I need to do a regular expression to extract the links from this string:
links =('href=http://www.ufjf.br/cdara/sisu-2/sisu-2017-1a-edicao/lista-de-espera-sisu-3/?id_curso=01GV&id_grupo=70>ADMINISTRAÇÃO - GOVERNADOR VALADARES - DIURNO - SISU - GRUPO A</a></li><li><a href=http://www.ufjf.br/cdara/sisu-2/sisu-2017-1a-edicao/lista-de-espera-sisu-3/?id_curso=01GV&id_grupo=71>ADMINISTRAÇÃO - GOVERNADOR VALADARES - DIURNO - SISU - GRUPO B</a></li>
The string is much larger. I put only one part because the rest repeats.
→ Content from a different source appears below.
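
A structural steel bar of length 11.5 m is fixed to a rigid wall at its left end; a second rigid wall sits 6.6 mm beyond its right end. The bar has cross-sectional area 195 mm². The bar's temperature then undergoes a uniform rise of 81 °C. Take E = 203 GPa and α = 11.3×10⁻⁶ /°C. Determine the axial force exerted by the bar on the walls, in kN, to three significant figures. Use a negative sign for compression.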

Here's what I've tried:
campus1 = re.findall("href", links)
campus2 = re.findall("http", links)
campus3 = re.findall("href=http", links)
campus4 = re.findall("hre", links)
campus5 = re.findall("a", links)
campus6 = re.findall("<a> <\a>", links)
When I give a print or leave the letters separated or leave the link and these names (which later I will also have to think of an expression to get only those names of colleges) Anyone any ideas? What comes out is this when I run campus1 = re.findall ("href", links), for example: 'href', 'href', 'href', 'href', 'href', 'href', 'href', 'href', 'href', 'href', 'href', 'href', That is, it returns all the href's of the string. I would like to extract only the links, for example:
">All links as they are in this string.